Dear you,
oh how I imagined a situation in which we talk about everything. I thought I needed it to close our chapter. I thought about every word I wanted to say and every question I wanted to ask.
So I was truly thankfull when you came up to me two weeks ago.
But now I have even more words to say and questions to ask. If the ever talkes again I would:
– again – tell you that there is no reason to apologize.
– say sorry for being so shy and inhibited. I made things way more complicated.
– tell you that I am sorry for not reacting the right way when you told me about your nightmares. I couldn’t handle the situation.
– like to ask if you ever regretted that we never really tried.
– ask you what you ever saw in me. What would have been if we just did what you wanted to do that night?
I would tell you that I know that you’re not that kind of guy who asks for help.
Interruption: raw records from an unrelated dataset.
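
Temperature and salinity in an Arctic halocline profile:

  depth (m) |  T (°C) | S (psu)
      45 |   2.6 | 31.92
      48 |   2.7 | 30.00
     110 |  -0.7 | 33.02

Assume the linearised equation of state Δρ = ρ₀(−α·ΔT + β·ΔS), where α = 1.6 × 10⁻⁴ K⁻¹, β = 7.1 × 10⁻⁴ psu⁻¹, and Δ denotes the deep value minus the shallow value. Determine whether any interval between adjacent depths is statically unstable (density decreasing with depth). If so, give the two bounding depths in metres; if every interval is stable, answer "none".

45–48 m

Evaluate Δρ/ρ₀ = −αΔT + βΔS across each adjacent pair:
  45–48 m: −αΔT+βΔS = −(1.6 × 10⁻⁴)(+0.1)+(7.1 × 10⁻⁴)(-1.92) = -1.4 × 10⁻³ → UNSTABLE
  48–110 m: −αΔT+βΔS = −(1.6 × 10⁻⁴)(-3.4)+(7.1 × 10⁻⁴)(+3.02) = 2.7 × 10⁻³ → stable
The 45–48 m interval has Δρ < 0: lighter water underlies denser water.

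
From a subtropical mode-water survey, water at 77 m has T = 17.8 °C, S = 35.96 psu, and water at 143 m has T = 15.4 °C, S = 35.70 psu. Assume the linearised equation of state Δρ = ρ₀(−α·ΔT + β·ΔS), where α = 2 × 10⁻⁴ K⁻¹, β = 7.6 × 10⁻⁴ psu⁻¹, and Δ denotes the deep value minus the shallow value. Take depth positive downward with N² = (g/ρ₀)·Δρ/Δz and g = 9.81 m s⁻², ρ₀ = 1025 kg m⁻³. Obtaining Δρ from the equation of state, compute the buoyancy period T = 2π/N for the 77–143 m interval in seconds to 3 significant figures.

ΔT = -2.4 K, ΔS = -0.26 psu (deep − shallow).
Δρ/ρ₀ = −αΔT + βΔS = 4.80 × 10⁻⁴ − 1.976 × 10⁻⁴ = 2.824 × 10⁻⁴, so Δρ ≈ 0.2895 kg m⁻³.
N² = (g/ρ₀)·Δρ/Δz = g·(Δρ/ρ₀)/Δz = 9.81 × 2.824 × 10⁻⁴ / 66 = 4.1975 × 10⁻⁵ s⁻².
N = √(4.1975 × 10⁻⁵) = 6.4788 × 10⁻³ rad s⁻¹ → T = 2π/N = 969.81 s ≈ 970 s.

970 s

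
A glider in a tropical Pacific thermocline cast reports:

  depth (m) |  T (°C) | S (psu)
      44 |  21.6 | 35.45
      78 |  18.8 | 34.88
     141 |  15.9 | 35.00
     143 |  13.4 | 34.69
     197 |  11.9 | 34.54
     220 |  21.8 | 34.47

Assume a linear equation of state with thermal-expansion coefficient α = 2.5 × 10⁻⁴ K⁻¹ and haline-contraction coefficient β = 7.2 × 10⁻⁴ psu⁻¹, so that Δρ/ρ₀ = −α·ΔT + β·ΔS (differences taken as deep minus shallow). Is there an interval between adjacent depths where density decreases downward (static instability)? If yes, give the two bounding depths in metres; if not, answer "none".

197–220 m

Evaluate Δρ/ρ₀ = −αΔT + βΔS across each adjacent pair:
  44–78 m: −αΔT+βΔS = −(2.5 × 10⁻⁴)(-2.8)+(7.2 × 10⁻⁴)(-0.57) = 2.9 × 10⁻⁴ → stable
  78–141 m: −αΔT+βΔS = −(2.5 × 10⁻⁴)(-2.9)+(7.2 × 10⁻⁴)(+0.12) = 8.1 × 10⁻⁴ → stable
  141–143 m: −αΔT+βΔS = −(2.5 × 10⁻⁴)(-2.5)+(7.2 × 10⁻⁴)(-0.31) = 4.0 × 10⁻⁴ → stable
  143–197 m: −αΔT+βΔS = −(2.5 × 10⁻⁴)(-1.5)+(7.2 × 10⁻⁴)(-0.15) = 2.7 × 10⁻⁴ → stable
  197–220 m: −αΔT+βΔS = −(2.5 × 10⁻⁴)(+9.9)+(7.2 × 10⁻⁴)(-0.07) = -2.5 × 10⁻³ → UNSTABLE
The 197–220 m interval has Δρ < 0: lighter water underlies denser water.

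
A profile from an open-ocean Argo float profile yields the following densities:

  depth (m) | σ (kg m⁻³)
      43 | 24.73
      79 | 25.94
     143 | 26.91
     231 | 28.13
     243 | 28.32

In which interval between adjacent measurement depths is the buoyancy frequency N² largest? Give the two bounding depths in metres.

43–79 m

Compute the density gradient over each adjacent pair:
  43–79 m: Δρ/Δz = 1.21/36 = 0.034 kg m⁻⁴
  79–143 m: Δρ/Δz = 0.97/64 = 0.015 kg m⁻⁴
  143–231 m: Δρ/Δz = 1.22/88 = 0.014 kg m⁻⁴
  231–243 m: Δρ/Δz = 0.19/12 = 0.016 kg m⁻⁴
The largest gradient is in the 43–79 m interval — the pycnocline.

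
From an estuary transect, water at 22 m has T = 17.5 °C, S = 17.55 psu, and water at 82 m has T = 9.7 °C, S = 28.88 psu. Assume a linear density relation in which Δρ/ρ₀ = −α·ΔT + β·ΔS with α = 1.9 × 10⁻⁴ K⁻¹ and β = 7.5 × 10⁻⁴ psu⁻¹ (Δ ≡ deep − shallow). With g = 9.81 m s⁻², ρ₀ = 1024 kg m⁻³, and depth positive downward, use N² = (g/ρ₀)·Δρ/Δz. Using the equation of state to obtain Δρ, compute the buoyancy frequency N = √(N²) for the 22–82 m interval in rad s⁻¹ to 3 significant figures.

ΔT = -7.8 K, ΔS = +11.33 psu (deep − shallow).
Δρ/ρ₀ = −αΔT + βΔS = 1.482 × 10⁻³ + 8.4975 × 10⁻³ = 9.9795 × 10⁻³, so Δρ ≈ 10.22 kg m⁻³.
N² = (g/ρ₀)·Δρ/Δz = g·(Δρ/ρ₀)/Δz = 9.81 × 9.9795 × 10⁻³ / 60 = 1.6316 × 10⁻³ s⁻².
N = √(1.6316 × 10⁻³) = 0.040393 rad s⁻¹ ≈ 0.0404 rad s⁻¹.

0.0404 rad s⁻¹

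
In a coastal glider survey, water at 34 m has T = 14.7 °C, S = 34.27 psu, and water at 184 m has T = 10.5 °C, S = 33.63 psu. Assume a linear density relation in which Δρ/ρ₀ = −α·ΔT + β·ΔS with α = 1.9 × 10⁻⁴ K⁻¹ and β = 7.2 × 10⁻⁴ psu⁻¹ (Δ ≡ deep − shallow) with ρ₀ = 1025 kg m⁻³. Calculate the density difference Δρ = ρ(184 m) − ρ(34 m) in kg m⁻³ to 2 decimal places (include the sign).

ΔT = -4.2 K, ΔS = -0.64 psu (deep − shallow).
Δρ/ρ₀ = −(1.9 × 10⁻⁴)(-4.2) + (7.2 × 10⁻⁴)(-0.64) = 3.372 × 10⁻⁴.
Δρ = 1025 × (3.372 × 10⁻⁴) = +0.35 kg m⁻³.
Positive Δρ: denser below, stable.

+0.35 kg m⁻³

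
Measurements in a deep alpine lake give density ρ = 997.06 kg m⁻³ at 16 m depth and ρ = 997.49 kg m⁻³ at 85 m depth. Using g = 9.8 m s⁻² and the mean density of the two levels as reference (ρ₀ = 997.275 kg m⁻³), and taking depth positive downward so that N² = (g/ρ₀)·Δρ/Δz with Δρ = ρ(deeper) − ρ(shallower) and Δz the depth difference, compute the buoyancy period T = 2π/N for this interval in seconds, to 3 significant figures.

Δρ = 997.49 − 997.06 = 0.43 kg m⁻³ over Δz = 85 − 16 = 69 m.
N² = (9.8/997.275) × (0.43/69) = 6.1239 × 10⁻⁵ s⁻².
N = √(6.1239 × 10⁻⁵) = 7.8255 × 10⁻³ rad s⁻¹, so T = 2π/N = 802.91 s ≈ 803 s.

803 s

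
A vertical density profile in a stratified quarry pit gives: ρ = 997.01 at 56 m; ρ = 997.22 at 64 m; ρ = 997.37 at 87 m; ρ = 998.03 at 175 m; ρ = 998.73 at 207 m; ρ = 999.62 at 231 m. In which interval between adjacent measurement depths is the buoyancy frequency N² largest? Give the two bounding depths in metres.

Compute the density gradient over each adjacent pair:
  56–64 m: Δρ/Δz = 0.21/8 = 0.026 kg m⁻⁴
  64–87 m: Δρ/Δz = 0.15/23 = 6.5 × 10⁻³ kg m⁻⁴
  87–175 m: Δρ/Δz = 0.66/88 = 7.5 × 10⁻³ kg m⁻⁴
  175–207 m: Δρ/Δz = 0.70/32 = 0.022 kg m⁻⁴
  207–231 m: Δρ/Δz = 0.89/24 = 0.037 kg m⁻⁴
The largest gradient is in the 207–231 m interval — the pycnocline.

207–231 m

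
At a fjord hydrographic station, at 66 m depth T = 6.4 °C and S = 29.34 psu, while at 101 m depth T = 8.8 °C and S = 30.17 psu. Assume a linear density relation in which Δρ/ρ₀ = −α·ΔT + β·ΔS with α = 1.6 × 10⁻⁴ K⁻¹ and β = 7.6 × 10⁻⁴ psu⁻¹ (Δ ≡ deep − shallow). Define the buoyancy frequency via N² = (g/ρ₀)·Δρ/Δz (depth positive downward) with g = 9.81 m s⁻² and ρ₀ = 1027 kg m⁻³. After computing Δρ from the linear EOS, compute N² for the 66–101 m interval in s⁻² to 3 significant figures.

ΔT = +2.4 K, ΔS = +0.83 psu (deep − shallow).
Δρ/ρ₀ = −αΔT + βΔS = -3.84 × 10⁻⁴ + 6.308 × 10⁻⁴ = 2.468 × 10⁻⁴, so Δρ ≈ 0.2535 kg m⁻³.
N² = (g/ρ₀)·Δρ/Δz = g·(Δρ/ρ₀)/Δz = 9.81 × 2.468 × 10⁻⁴ / 35 = 6.9175 × 10⁻⁵ s⁻² ≈ 6.92 × 10⁻⁵ s⁻².

6.92 × 10⁻⁵ s⁻²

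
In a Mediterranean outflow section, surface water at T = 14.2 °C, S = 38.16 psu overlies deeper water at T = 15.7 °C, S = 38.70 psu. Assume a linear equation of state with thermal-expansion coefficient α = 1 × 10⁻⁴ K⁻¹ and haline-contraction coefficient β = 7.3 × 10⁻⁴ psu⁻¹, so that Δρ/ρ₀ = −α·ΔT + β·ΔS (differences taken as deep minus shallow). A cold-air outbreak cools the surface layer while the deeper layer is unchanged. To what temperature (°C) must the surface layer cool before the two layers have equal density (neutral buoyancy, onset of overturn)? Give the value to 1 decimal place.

11.8 °C

Neutral buoyancy requires Δρ = 0, i.e. −α(T_deep − T_surf′) + β(S_deep − S_surf) = 0.
T_surf′ = T_deep − (β/α)·ΔS = 15.7 − (7.3 × 10⁻⁴/1 × 10⁻⁴)·(+0.54) = 11.758 °C.
Cooling required: 14.2 − (11.758) = 2.442 °C.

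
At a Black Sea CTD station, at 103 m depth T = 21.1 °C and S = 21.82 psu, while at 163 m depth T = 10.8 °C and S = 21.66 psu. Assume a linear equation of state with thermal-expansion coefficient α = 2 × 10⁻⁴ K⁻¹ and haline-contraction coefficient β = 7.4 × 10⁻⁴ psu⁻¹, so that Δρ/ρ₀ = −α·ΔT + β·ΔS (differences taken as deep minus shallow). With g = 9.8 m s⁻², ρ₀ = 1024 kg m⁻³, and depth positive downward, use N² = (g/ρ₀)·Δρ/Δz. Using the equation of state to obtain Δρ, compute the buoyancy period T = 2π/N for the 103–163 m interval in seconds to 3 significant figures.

353 s

ΔT = -10.3 K, ΔS = -0.16 psu (deep − shallow).
Δρ/ρ₀ = −αΔT + βΔS = 2.06 × 10⁻³ − 1.184 × 10⁻⁴ = 1.9416 × 10⁻³, so Δρ ≈ 1.988 kg m⁻³.
N² = (g/ρ₀)·Δρ/Δz = g·(Δρ/ρ₀)/Δz = 9.8 × 1.9416 × 10⁻³ / 60 = 3.1713 × 10⁻⁴ s⁻².
N = √(3.1713 × 10⁻⁴) = 0.017808 rad s⁻¹ → T = 2π/N = 352.83 s ≈ 353 s.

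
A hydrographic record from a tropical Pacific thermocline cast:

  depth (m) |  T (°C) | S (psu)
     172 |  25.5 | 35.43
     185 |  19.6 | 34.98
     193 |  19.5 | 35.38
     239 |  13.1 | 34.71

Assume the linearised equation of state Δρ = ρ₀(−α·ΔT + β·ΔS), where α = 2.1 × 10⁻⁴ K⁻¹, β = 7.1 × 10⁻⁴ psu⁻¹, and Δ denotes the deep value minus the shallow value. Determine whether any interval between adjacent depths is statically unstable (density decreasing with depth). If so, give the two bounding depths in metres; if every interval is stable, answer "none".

Evaluate Δρ/ρ₀ = −αΔT + βΔS across each adjacent pair:
  172–185 m: −αΔT+βΔS = −(2.1 × 10⁻⁴)(-5.9)+(7.1 × 10⁻⁴)(-0.45) = 9.2 × 10⁻⁴ → stable
  185–193 m: −αΔT+βΔS = −(2.1 × 10⁻⁴)(-0.1)+(7.1 × 10⁻⁴)(+0.40) = 3.1 × 10⁻⁴ → stable
  193–239 m: −αΔT+βΔS = −(2.1 × 10⁻⁴)(-6.4)+(7.1 × 10⁻⁴)(-0.67) = 8.7 × 10⁻⁴ → stable
Every interval has Δρ > 0: the column is stably stratified throughout.

none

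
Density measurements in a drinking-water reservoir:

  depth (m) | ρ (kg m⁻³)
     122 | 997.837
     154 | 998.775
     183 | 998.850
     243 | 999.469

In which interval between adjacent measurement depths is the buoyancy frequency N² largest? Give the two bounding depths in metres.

Compute the density gradient over each adjacent pair:
  122–154 m: Δρ/Δz = 0.938/32 = 0.029 kg m⁻⁴
  154–183 m: Δρ/Δz = 0.075/29 = 2.6 × 10⁻³ kg m⁻⁴
  183–243 m: Δρ/Δz = 0.619/60 = 0.010 kg m⁻⁴
The largest gradient is in the 122–154 m interval — the pycnocline.

122–154 m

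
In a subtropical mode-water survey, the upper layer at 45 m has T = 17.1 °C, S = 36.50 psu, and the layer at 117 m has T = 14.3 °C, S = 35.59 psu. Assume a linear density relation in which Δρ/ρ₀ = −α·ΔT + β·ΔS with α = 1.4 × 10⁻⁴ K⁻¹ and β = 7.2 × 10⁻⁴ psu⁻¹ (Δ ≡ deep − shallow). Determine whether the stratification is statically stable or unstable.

unstable

ΔT = 14.3 − 17.1 = -2.8 K and ΔS = 35.59 − 36.50 = -0.91 psu (deep − shallow).
−αΔT = 3.92 × 10⁻⁴; βΔS = -6.552 × 10⁻⁴; sum Δρ/ρ₀ = -2.632 × 10⁻⁴.
Δρ/ρ₀ < 0, so Δρ < 0: deeper water is lighter → statically unstable; the column would overturn.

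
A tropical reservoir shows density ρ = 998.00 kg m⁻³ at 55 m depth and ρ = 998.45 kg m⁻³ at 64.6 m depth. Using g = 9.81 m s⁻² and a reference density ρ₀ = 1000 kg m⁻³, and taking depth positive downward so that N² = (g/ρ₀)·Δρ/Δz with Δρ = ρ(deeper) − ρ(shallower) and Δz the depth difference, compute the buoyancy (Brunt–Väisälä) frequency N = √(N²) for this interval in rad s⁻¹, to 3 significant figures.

Δρ = 998.45 − 998.00 = 0.45 kg m⁻³ over Δz = 64.6 − 55 = 9.6 m.
N² = (9.81/1000) × (0.45/9.6) = 4.5984 × 10⁻⁴ s⁻².
N = √(4.5984 × 10⁻⁴) = 0.021444 rad s⁻¹ ≈ 0.0214 rad s⁻¹.

0.0214 rad s⁻¹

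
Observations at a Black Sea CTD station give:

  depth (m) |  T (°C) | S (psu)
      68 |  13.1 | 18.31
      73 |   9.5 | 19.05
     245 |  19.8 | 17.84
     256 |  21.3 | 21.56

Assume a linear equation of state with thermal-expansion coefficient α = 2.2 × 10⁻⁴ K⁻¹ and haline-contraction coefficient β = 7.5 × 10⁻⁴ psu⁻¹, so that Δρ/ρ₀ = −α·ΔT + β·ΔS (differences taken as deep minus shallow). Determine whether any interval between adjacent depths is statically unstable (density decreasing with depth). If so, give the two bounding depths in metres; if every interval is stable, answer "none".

73–245 m

Evaluate Δρ/ρ₀ = −αΔT + βΔS across each adjacent pair:
  68–73 m: −αΔT+βΔS = −(2.2 × 10⁻⁴)(-3.6)+(7.5 × 10⁻⁴)(+0.74) = 1.3 × 10⁻³ → stable
  73–245 m: −αΔT+βΔS = −(2.2 × 10⁻⁴)(+10.3)+(7.5 × 10⁻⁴)(-1.21) = -3.2 × 10⁻³ → UNSTABLE
  245–256 m: −αΔT+βΔS = −(2.2 × 10⁻⁴)(+1.5)+(7.5 × 10⁻⁴)(+3.72) = 2.5 × 10⁻³ → stable
The 73–245 m interval has Δρ < 0: lighter water underlies denser water.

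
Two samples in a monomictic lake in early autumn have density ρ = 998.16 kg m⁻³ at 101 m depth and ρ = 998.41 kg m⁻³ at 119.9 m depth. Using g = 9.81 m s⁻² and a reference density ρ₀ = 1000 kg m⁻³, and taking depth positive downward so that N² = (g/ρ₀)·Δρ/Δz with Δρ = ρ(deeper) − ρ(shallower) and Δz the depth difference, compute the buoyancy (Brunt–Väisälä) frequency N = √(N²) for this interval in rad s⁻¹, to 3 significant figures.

Δρ = 998.41 − 998.16 = 0.25 kg m⁻³ over Δz = 119.9 − 101 = 18.9 m.
N² = (9.81/1000) × (0.25/18.9) = 1.2976 × 10⁻⁴ s⁻².
N = √(1.2976 × 10⁻⁴) = 0.011391 rad s⁻¹ ≈ 0.0114 rad s⁻¹.

0.0114 rad s⁻¹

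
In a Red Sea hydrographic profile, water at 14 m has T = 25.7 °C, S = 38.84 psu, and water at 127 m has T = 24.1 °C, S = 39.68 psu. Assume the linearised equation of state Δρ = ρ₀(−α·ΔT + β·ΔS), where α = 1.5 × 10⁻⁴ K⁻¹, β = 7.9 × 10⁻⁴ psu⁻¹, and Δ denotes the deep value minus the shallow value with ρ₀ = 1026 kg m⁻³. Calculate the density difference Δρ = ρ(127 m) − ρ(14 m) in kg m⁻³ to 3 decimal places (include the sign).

ΔT = -1.6 K, ΔS = +0.84 psu (deep − shallow).
Δρ/ρ₀ = −(1.5 × 10⁻⁴)(-1.6) + (7.9 × 10⁻⁴)(+0.84) = 9.036 × 10⁻⁴.
Δρ = 1026 × (9.036 × 10⁻⁴) = +0.927 kg m⁻³.
Positive Δρ: denser below, stable.

+0.927 kg m⁻³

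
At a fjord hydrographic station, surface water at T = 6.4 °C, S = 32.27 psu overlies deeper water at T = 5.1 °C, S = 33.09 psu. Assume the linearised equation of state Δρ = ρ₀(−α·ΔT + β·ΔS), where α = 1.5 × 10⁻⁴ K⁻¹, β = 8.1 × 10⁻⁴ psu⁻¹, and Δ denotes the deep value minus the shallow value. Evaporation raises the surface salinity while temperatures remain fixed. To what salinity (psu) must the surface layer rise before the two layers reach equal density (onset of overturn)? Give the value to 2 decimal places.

Neutral buoyancy requires −α(T_deep − T_surf) + β(S_deep − S_surf′) = 0.
S_surf′ = S_deep − (α/β)·ΔT = 33.09 − (1.5 × 10⁻⁴/8.1 × 10⁻⁴)·(-1.3) = 33.3307 psu.
Increase required: 33.3307 − 32.27 = 1.0607 psu.

33.33 psu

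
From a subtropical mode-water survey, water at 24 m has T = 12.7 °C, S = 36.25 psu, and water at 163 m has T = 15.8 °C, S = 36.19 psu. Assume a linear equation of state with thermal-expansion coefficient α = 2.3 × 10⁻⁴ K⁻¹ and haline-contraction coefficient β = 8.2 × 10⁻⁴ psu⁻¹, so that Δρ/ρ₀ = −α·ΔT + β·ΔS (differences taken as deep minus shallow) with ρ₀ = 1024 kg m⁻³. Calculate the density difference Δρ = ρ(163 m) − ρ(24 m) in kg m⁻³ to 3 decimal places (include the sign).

ΔT = +3.1 K, ΔS = -0.06 psu (deep − shallow).
Δρ/ρ₀ = −(2.3 × 10⁻⁴)(+3.1) + (8.2 × 10⁻⁴)(-0.06) = -7.622 × 10⁻⁴.
Δρ = 1024 × (-7.622 × 10⁻⁴) = -0.780 kg m⁻³.
Negative Δρ: lighter below, statically unstable.

-0.780 kg m⁻³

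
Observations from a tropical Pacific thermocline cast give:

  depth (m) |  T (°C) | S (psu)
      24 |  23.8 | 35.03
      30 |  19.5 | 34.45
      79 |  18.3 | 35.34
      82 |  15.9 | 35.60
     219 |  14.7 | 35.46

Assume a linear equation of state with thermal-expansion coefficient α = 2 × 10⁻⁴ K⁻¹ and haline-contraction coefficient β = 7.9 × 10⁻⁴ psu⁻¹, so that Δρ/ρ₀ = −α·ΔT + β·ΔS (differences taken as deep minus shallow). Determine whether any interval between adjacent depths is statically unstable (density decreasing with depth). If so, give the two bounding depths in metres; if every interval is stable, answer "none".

Evaluate Δρ/ρ₀ = −αΔT + βΔS across each adjacent pair:
  24–30 m: −αΔT+βΔS = −(2 × 10⁻⁴)(-4.3)+(7.9 × 10⁻⁴)(-0.58) = 4.0 × 10⁻⁴ → stable
  30–79 m: −αΔT+βΔS = −(2 × 10⁻⁴)(-1.2)+(7.9 × 10⁻⁴)(+0.89) = 9.4 × 10⁻⁴ → stable
  79–82 m: −αΔT+βΔS = −(2 × 10⁻⁴)(-2.4)+(7.9 × 10⁻⁴)(+0.26) = 6.9 × 10⁻⁴ → stable
  82–219 m: −αΔT+βΔS = −(2 × 10⁻⁴)(-1.2)+(7.9 × 10⁻⁴)(-0.14) = 1.3 × 10⁻⁴ → stable
Every interval has Δρ > 0: the column is stably stratified throughout.

none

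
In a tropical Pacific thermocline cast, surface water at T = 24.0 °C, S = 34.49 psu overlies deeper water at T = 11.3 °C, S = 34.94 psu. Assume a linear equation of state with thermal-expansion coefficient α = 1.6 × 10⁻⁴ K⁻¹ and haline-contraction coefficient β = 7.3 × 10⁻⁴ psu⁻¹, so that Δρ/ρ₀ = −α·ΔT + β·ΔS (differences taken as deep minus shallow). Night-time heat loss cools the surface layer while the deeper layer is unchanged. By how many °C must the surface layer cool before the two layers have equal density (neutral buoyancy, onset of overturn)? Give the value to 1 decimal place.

14.8 °C

Neutral buoyancy requires Δρ = 0, i.e. −α(T_deep − T_surf′) + β(S_deep − S_surf) = 0.
T_surf′ = T_deep − (β/α)·ΔS = 11.3 − (7.3 × 10⁻⁴/1.6 × 10⁻⁴)·(+0.45) = 9.247 °C.
Cooling required: 24.0 − (9.247) = 14.753 °C.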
And I know, that if you did, I wouldn’t be your first choice. But I would be there to help you in every way possible if you ever came up to me. I am 100% serious about that offer.
Because even though we were obviously not meant to be you will always have a special place in my heart and i will always care about you.
And finally I would make sure that you internalize the following:
This time will pass and you will feel better again.
But even though I want to tell you all that, I know that I have to wait for the next party. Because we are not able to talk to each other without drinking up the courage to do so. And that’s a fact I hate about us and one of the many reasons why we didn’t work.
All the Love
The girl who thought she can close your chapter by talking to you, but honestly will never be able to close it.